One thing changed: For years there was only vertical drilling. Now there has been an increase in horizontal drilling, a process that requires much more water, which eventually must be disposed of.
“The basic process of storing those liquids has been done safely for decades,” Sloan said. “I think it is a pressure or volume factor. The question is are we pumping it down too fast? Are we putting it in the wrong strata?”
Sloan said the Kansas Geological Survey and scientists around the country along with the industry are working to answer those questions.
Government scientists also are working to find alternative ways to dispose of the water.
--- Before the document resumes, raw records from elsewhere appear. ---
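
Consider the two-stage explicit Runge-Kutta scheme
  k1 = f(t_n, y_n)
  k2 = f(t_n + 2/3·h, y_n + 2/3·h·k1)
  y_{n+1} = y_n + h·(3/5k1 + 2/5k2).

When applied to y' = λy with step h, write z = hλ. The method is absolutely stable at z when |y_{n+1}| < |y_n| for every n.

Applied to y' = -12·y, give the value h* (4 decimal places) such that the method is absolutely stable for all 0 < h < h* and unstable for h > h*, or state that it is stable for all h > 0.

With y'=λy (z=hλ):
  k1=λy_n ⇒ h·k1=z·y_n;  k2=λ(1+2/3z)y_n ⇒ h·k2=z(1+2/3z)y_n
  y_{n+1}/y_n = 1 + 3/5z + 2/5z(1+2/3z) = 1 + z + 4/15z²
  so R(z) = 1 + z + 4/15z².

Find x<0 with |R(x)|<1.
x=-1.11: |R|=0.2186
R=1: x+4/15x²=0 ⇒ x=−15/4=-3.7500; min R=1−1/(4·4/15)=0.0625>−1
Confirm numerically:
  x=-3.484: |R|=0.75287 <1
  x=-2.869: |R|=0.32598 <1
  x=-1.730: |R|=0.06811 <1
  x=-4.059: |R|=1.33446 >1
  x=-3.818: |R|=1.06923 >1
  x=-3.806: |R|=1.05684 >1
Interval (-3.7500, 0).

(-3.7500,0); λ=-12 ⇒ h* = (15/4)/12 = 0.3125.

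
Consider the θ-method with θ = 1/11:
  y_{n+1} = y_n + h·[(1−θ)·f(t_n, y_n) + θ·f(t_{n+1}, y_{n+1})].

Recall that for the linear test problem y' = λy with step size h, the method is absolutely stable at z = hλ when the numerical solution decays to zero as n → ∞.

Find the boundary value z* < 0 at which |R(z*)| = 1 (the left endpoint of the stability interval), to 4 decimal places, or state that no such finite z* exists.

left endpoint -2.4444.

With y'=λy (z=hλ):
  y_{n+1} = y_n + z·[10/11·y_n + 1/11·y_{n+1}] ⇒ (1 − 1/11z)y_{n+1} = (1 + 10/11z)y_n
  so R(z) = (1 + 10/11z)/(1 − 1/11z).

Solve |R(x)|<1 on ℝ⁻.
x=-1.1: |R|=0.0000
R=−1: 1+10/11x = −1+1/11x ⇒ -9/11x=2 ⇒ x=2/(-9/11)=-2.4444
Confirm numerically:
  x=-2.284: |R|=0.89130 <1
  x=-1.354: |R|=0.20560 <1
  x=-1.224: |R|=0.10144 <1
  x=-3.039: |R|=1.38115 >1
  x=-2.995: |R|=1.35406 >1
Interval (-2.4444, 0).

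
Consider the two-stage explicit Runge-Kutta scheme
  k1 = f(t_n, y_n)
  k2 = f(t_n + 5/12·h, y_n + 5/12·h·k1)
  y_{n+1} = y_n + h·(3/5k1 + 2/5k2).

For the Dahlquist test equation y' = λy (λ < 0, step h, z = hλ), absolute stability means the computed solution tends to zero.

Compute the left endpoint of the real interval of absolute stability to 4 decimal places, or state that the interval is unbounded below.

On y'=λy, z=hλ:
  k1=λy_n ⇒ h·k1=z·y_n;  k2=λ(1+5/12z)y_n ⇒ h·k2=z(1+5/12z)y_n
  y_{n+1}/y_n = 1 + 3/5z + 2/5z(1+5/12z) = 1 + z + 1/6z²
  so R(z) = 1 + z + 1/6z².

Find x<0 with |R(x)|<1.
x=-1.35: |R|=0.0463
R=1: x+1/6x²=0 ⇒ x=−6=-6.0000; min R=1−1/(4·1/6)=-0.5000>−1
Confirm numerically:
  x=-5.549: |R|=0.58290 <1
  x=-4.986: |R|=0.15737 <1
  x=-3.768: |R|=0.40170 <1
  x=-2.743: |R|=0.48899 <1
  x=-6.226: |R|=1.23451 >1
  x=-6.168: |R|=1.17270 >1
Stable set (-6.0000, 0).

left endpoint -6.0000.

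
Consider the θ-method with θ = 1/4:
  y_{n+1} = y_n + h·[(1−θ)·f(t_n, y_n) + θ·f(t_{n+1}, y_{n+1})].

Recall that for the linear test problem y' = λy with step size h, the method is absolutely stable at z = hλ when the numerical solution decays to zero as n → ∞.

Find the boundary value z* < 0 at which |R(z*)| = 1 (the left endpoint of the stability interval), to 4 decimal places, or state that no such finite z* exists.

z* = -4.0000.

On y'=λy, z=hλ:
  y_{n+1} = y_n + z·[3/4·y_n + 1/4·y_{n+1}] ⇒ (1 − 1/4z)y_{n+1} = (1 + 3/4z)y_n
  so R(z) = (1 + 3/4z)/(1 − 1/4z).

Boundary: |R(x)|=1, x<0.
x=-1.15: |R|=0.1068
R=−1: 1+3/4x = −1+1/4x ⇒ -1/2x=2 ⇒ x=2/(-1/2)=-4.0000
Confirm numerically:
  x=-3.511: |R|=0.86979 <1
  x=-3.262: |R|=0.79675 <1
  x=-2.119: |R|=0.38519 <1
  x=-4.573: |R|=1.13368 >1
  x=-4.223: |R|=1.05424 >1
  x=-4.051: |R|=1.01267 >1
Stable set (-4.0000, 0).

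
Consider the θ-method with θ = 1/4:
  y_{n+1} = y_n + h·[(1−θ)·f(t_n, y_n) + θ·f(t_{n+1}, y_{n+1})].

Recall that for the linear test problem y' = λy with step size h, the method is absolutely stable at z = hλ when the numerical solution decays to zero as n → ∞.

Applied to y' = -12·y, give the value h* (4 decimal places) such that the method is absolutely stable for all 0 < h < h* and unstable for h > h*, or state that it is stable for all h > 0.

(-4.0000,0); λ=-12 ⇒ h* = (4)/12 = 0.3333.

Test eqn y'=λy, z=hλ:
  y_{n+1} = y_n + z·[3/4·y_n + 1/4·y_{n+1}] ⇒ (1 − 1/4z)y_{n+1} = (1 + 3/4z)y_n
  Hence R(z) = (1 + 3/4z)/(1 − 1/4z).

Solve |R(x)|<1 on ℝ⁻.
x=-0.92: |R|=0.2520
R=−1: 1+3/4x = −1+1/4x ⇒ -1/2x=2 ⇒ x=2/(-1/2)=-4.0000
Confirm numerically:
  x=-3.557: |R|=0.88276 <1
  x=-3.373: |R|=0.82992 <1
  x=-2.460: |R|=0.52322 <1
  x=-2.405: |R|=0.50195 <1
  x=-4.473: |R|=1.11165 >1
  x=-4.297: |R|=1.07159 >1
  x=-4.167: |R|=1.04090 >1
Stable set (-4.0000, 0).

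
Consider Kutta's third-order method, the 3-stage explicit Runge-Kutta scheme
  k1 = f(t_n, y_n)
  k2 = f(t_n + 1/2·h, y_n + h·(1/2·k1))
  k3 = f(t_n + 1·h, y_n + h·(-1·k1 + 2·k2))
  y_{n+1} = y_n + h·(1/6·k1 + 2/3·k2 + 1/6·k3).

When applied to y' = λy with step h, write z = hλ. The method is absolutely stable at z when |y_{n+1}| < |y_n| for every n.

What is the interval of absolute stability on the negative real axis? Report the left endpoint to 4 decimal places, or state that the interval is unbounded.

(-2.5127, 0).

Set f=λy, z=hλ:
  order 3, 3-stage ⇒ R(z)=1+z+z^2/2+z^3/6
  (e.g. R(-1.08)=0.29325, |R|=0.29325)

Find x<0 with |R(x)|<1.
x=-1.08: |R|=0.2932
|R(-1.88)|=0.2202 |R(-1.8)|=0.1520 |R(-1.66)|=0.0446
Bisect:
  x_lo=-3.3642 |R|=3.0511  x_hi=-0.0553 |R|=0.9462
  mid=-1.70975 |R|=0.08113 →hi
  mid=-2.53696 |R|=1.04026 →lo
  mid=-2.12335 |R|=0.46461 →hi
  mid=-2.33016 |R|=0.72399 →hi
  mid=-2.43356 |R|=0.87446 →hi
  mid=-2.48526 |R|=0.95537 →hi
  mid=-2.51111 |R|=0.99731 →hi
  mid=-2.52403 |R|=1.01866 →lo
  mid=-2.51757 |R|=1.00795 →lo
  mid=-2.51434 |R|=1.00262 →lo
  ...
  [-2.51293,-2.51272] ⇒ x*=-2.5127
Stable set (-2.5127, 0).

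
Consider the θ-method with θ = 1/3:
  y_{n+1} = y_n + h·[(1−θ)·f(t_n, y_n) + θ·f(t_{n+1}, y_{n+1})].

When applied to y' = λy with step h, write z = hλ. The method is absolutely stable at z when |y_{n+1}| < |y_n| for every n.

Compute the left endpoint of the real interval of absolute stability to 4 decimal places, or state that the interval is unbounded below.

z* = -6.0000.

With y'=λy (z=hλ):
  y_{n+1} = y_n + z·[2/3·y_n + 1/3·y_{n+1}] ⇒ (1 − 1/3z)y_{n+1} = (1 + 2/3z)y_n
  ⇒ R(z) = (1 + 2/3z)/(1 − 1/3z).

Need |R(x)|<1, x<0.
x=-0.75: |R|=0.4000
R=−1: 1+2/3x = −1+1/3x ⇒ -1/3x=2 ⇒ x=2/(-1/3)=-6.0000
Confirm numerically:
  x=-5.570: |R|=0.94982 <1
  x=-3.968: |R|=0.70838 <1
  x=-3.922: |R|=0.69980 <1
  x=-3.392: |R|=0.59199 <1
  x=-6.324: |R|=1.03475 >1
  x=-6.089: |R|=1.00979 >1
Interval (-6.0000, 0).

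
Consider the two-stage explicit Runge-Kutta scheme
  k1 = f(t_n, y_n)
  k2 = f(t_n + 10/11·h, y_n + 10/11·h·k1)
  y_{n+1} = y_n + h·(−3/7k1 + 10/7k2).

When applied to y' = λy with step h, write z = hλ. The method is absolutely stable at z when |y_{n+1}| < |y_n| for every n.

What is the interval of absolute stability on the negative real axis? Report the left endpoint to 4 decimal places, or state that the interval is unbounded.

z∈(-0.7700,0).

Set f=λy, z=hλ:
  k1=λy_n ⇒ h·k1=z·y_n;  k2=λ(1+10/11z)y_n ⇒ h·k2=z(1+10/11z)y_n
  y_{n+1}/y_n = 1 − 3/7z + 10/7z(1+10/11z) = 1 + z + 100/77z²
  so R(z) = 1 + z + 100/77z².

Find x<0 with |R(x)|<1.
x=-0.61: |R|=0.8732
R=1: x+100/77x²=0 ⇒ x=−77/100=-0.7700; min R=1−1/(4·100/77)=0.8075>−1
Confirm numerically:
  x=-0.732: |R|=0.96388 <1
  x=-0.404: |R|=0.80797 <1
  x=-0.401: |R|=0.80783 <1
  x=-1.323: |R|=1.95015 >1
  x=-1.239: |R|=1.75466 >1
So |R|<1 on (-0.7700, 0).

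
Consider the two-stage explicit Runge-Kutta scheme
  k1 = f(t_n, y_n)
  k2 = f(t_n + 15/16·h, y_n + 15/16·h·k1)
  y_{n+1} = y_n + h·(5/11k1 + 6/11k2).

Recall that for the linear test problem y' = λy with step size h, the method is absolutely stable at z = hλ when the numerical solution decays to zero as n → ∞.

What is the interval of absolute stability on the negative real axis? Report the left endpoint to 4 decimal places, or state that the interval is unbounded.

Set f=λy, z=hλ:
  k1=λy_n ⇒ h·k1=z·y_n;  k2=λ(1+15/16z)y_n ⇒ h·k2=z(1+15/16z)y_n
  y_{n+1}/y_n = 1 + 5/11z + 6/11z(1+15/16z) = 1 + z + 45/88z²
  R(z) = 1 + z + 45/88z².

Boundary: |R(x)|=1, x<0.
x=-0.8: |R|=0.5273
R=1: x+45/88x²=0 ⇒ x=−88/45=-1.9556; min R=1−1/(4·45/88)=0.5111>−1
Confirm numerically:
  x=-1.548: |R|=0.67738 <1
  x=-1.349: |R|=0.58158 <1
  x=-0.986: |R|=0.51115 <1
  x=-2.510: |R|=1.71164 >1
  x=-2.096: |R|=1.15053 >1
  x=-2.090: |R|=1.14369 >1
Interval (-1.9556, 0).

z∈(-1.9556,0).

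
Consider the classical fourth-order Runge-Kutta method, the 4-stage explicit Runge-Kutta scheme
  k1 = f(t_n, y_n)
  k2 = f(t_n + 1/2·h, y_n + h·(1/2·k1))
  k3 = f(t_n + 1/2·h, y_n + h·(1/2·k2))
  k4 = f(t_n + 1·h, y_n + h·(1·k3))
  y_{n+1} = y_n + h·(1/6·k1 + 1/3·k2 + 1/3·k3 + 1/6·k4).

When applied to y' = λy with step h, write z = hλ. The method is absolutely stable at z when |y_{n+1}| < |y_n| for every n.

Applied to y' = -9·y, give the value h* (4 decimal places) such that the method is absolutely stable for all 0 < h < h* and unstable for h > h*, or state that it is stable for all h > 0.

(-2.7853,0); λ=-9 ⇒ h* = 0.3095.

On y'=λy, z=hλ:
  order 4, 4-stage ⇒ R(z)=1+z+z^2/2+z^3/6+z^4/24
  (e.g. R(-0.78)=0.46053, |R|=0.46053)

Find x<0 with |R(x)|<1.
x=-0.78: |R|=0.4605
|R(-2.71)|=0.8923 |R(-2.13)|=0.3855 |R(-0.51)|=0.6008
Bisect:
  x_lo=-3.4793 |R|=2.6595  x_hi=-0.3061 |R|=0.7364
  mid=-1.89265 |R|=0.30311 →hi
  mid=-2.68595 |R|=0.86027 →hi
  mid=-3.08260 |R|=1.54893 →lo
  mid=-2.88428 |R|=1.15979 →lo
  mid=-2.78512 |R|=0.99973 →hi
  mid=-2.83470 |R|=1.07708 →lo
  mid=-2.80991 |R|=1.03775 →lo
  mid=-2.79751 |R|=1.01858 →lo
  ...
  [-2.78531,-2.78512] ⇒ x*=-2.7853
Interval (-2.7853, 0).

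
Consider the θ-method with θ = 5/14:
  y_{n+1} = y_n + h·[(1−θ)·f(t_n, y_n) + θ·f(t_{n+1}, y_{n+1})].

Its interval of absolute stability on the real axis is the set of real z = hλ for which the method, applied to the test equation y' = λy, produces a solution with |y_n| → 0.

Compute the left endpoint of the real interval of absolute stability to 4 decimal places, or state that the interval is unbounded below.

z* = -7.0000.

On y'=λy, z=hλ:
  y_{n+1} = y_n + z·[9/14·y_n + 5/14·y_{n+1}] ⇒ (1 − 5/14z)y_{n+1} = (1 + 9/14z)y_n
  R(z) = (1 + 9/14z)/(1 − 5/14z).

Solve |R(x)|<1 on ℝ⁻.
x=-1.21: |R|=0.1551
R=−1: 1+9/14x = −1+5/14x ⇒ -2/7x=2 ⇒ x=2/(-2/7)=-7.0000
Confirm numerically:
  x=-6.228: |R|=0.93159 <1
  x=-4.548: |R|=0.73304 <1
  x=-3.310: |R|=0.51686 <1
  x=-2.847: |R|=0.41165 <1
  x=-7.491: |R|=1.03817 >1
  x=-7.313: |R|=1.02476 >1
Stable set (-7.0000, 0).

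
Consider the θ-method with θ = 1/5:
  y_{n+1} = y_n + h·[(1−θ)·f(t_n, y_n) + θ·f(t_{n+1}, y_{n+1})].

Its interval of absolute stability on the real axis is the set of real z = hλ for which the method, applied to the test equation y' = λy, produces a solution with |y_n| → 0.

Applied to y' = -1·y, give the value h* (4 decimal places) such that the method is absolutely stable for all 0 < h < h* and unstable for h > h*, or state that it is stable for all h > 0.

(-3.3333,0); λ=-1 ⇒ h* = (10/3)/1 = 3.3333.

With y'=λy (z=hλ):
  y_{n+1} = y_n + z·[4/5·y_n + 1/5·y_{n+1}] ⇒ (1 − 1/5z)y_{n+1} = (1 + 4/5z)y_n
  ⇒ R(z) = (1 + 4/5z)/(1 − 1/5z).

Boundary: |R(x)|=1, x<0.
x=-1.4: |R|=0.0937
R=−1: 1+4/5x = −1+1/5x ⇒ -3/5x=2 ⇒ x=2/(-3/5)=-3.3333
Confirm numerically:
  x=-2.088: |R|=0.47291 <1
  x=-1.973: |R|=0.41474 <1
  x=-1.899: |R|=0.37629 <1
  x=-3.761: |R|=1.14644 >1
  x=-3.511: |R|=1.06262 >1
  x=-3.447: |R|=1.04037 >1
Interval (-3.3333, 0).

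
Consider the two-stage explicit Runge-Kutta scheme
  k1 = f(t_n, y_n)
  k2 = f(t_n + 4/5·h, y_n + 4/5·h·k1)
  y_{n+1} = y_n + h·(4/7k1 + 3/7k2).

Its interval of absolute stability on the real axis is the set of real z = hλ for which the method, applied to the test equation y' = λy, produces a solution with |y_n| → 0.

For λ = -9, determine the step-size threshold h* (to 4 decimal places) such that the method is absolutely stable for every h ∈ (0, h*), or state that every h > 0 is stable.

(-2.9167,0); λ=-9 ⇒ h* = (35/12)/9 = 0.3241.

With y'=λy (z=hλ):
  k1=λy_n ⇒ h·k1=z·y_n;  k2=λ(1+4/5z)y_n ⇒ h·k2=z(1+4/5z)y_n
  y_{n+1}/y_n = 1 + 4/7z + 3/7z(1+4/5z) = 1 + z + 12/35z²
  Hence R(z) = 1 + z + 12/35z².

Find x<0 with |R(x)|<1.
x=-0.36: |R|=0.6844
R=1: x+12/35x²=0 ⇒ x=−35/12=-2.9167; min R=1−1/(4·12/35)=0.2708>−1
Confirm numerically:
  x=-2.792: |R|=0.88066 <1
  x=-2.234: |R|=0.47712 <1
  x=-1.888: |R|=0.33413 <1
  x=-3.226: |R|=1.34214 >1
  x=-2.959: |R|=1.04295 >1
So |R|<1 on (-2.9167, 0).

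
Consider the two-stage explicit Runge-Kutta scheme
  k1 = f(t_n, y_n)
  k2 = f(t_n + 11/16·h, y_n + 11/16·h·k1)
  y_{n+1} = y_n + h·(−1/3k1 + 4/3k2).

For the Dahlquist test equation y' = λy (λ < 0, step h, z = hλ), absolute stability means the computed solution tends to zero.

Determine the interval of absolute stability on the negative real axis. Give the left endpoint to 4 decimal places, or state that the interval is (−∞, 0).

(-1.0909, 0).

On y'=λy, z=hλ:
  k1=λy_n ⇒ h·k1=z·y_n;  k2=λ(1+11/16z)y_n ⇒ h·k2=z(1+11/16z)y_n
  y_{n+1}/y_n = 1 − 1/3z + 4/3z(1+11/16z) = 1 + z + 11/12z²
  Hence R(z) = 1 + z + 11/12z².

Solve |R(x)|<1 on ℝ⁻.
x=-0.31: |R|=0.7781
R=1: x+11/12x²=0 ⇒ x=−12/11=-1.0909; min R=1−1/(4·11/12)=0.7273>−1
Confirm numerically:
  x=-0.922: |R|=0.85724 <1
  x=-0.729: |R|=0.75815 <1
  x=-0.689: |R|=0.74616 <1
  x=-1.594: |R|=1.73510 >1
  x=-1.429: |R|=1.44287 >1
  x=-1.378: |R|=1.36264 >1
Stable set (-1.0909, 0).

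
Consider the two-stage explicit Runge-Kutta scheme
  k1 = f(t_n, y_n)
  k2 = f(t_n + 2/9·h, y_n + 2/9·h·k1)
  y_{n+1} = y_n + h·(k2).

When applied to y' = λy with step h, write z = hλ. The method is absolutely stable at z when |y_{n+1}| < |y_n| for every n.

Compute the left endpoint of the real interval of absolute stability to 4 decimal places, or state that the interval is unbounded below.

Test eqn y'=λy, z=hλ:
  k1=λy_n ⇒ h·k1=z·y_n;  k2=λ(1+2/9z)y_n ⇒ h·k2=z(1+2/9z)y_n
  y_{n+1}/y_n = 1 + z(1+2/9z) = 1 + z + 2/9z²
  ⇒ R(z) = 1 + z + 2/9z².

Boundary: |R(x)|=1, x<0.
x=-1.12: |R|=0.1588
R=1: x+2/9x²=0 ⇒ x=−9/2=-4.5000; min R=1−1/(4·2/9)=-0.1250>−1
Confirm numerically:
  x=-4.294: |R|=0.80343 <1
  x=-3.481: |R|=0.21175 <1
  x=-1.927: |R|=0.10182 <1
  x=-5.017: |R|=1.57640 >1
  x=-4.915: |R|=1.45327 >1
  x=-4.596: |R|=1.09805 >1
Stable set (-4.5000, 0).

left endpoint -4.5000.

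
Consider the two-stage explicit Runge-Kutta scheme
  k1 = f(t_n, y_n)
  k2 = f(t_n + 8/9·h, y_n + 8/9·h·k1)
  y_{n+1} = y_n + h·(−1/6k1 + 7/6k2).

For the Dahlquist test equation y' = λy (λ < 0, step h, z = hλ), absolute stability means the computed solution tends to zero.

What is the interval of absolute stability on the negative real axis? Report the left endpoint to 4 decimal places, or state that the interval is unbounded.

On y'=λy, z=hλ:
  k1=λy_n ⇒ h·k1=z·y_n;  k2=λ(1+8/9z)y_n ⇒ h·k2=z(1+8/9z)y_n
  y_{n+1}/y_n = 1 − 1/6z + 7/6z(1+8/9z) = 1 + z + 28/27z²
  Hence R(z) = 1 + z + 28/27z².

Solve |R(x)|<1 on ℝ⁻.
x=-1.1: |R|=1.1548
R=1: x+28/27x²=0 ⇒ x=−27/28=-0.9643; min R=1−1/(4·28/27)=0.7589>−1
Confirm numerically:
  x=-0.916: |R|=0.95413 <1
  x=-0.793: |R|=0.85914 <1
  x=-0.473: |R|=0.75902 <1
  x=-1.412: |R|=1.65559 >1
  x=-1.030: |R|=1.07019 >1
Stable set (-0.9643, 0).

z∈(-0.9643,0).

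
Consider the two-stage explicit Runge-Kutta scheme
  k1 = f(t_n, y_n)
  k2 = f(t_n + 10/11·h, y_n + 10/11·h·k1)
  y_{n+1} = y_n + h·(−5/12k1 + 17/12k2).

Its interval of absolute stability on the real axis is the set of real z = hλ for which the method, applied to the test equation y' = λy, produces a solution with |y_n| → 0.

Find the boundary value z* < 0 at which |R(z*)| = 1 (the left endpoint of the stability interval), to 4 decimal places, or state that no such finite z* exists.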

So far those alternatives, such as transporting the water to another site or stripping the salt and other chemicals from the water, are too expensive, industry experts have said.
In Kansas, the geological survey scientists have installed additional seismographs in Harper, Sumner, Sedgwick and Kingman counties to measure the unusual seismic activity, said Miller with the survey.
Miller said scientists have seen seismic activity moving northward through Oklahoma into southern Kansas and are trying to get a better understanding of why.
“If the gradual northward movement continues, we can watch it,” Miller said. “There is some thought it will move eastward.”
Something that may help Kansas is that most of the major drillers such as ExxonMobil have left the state for Oklahoma and Texas, which could reduce the number of new injection wells, Sloan said.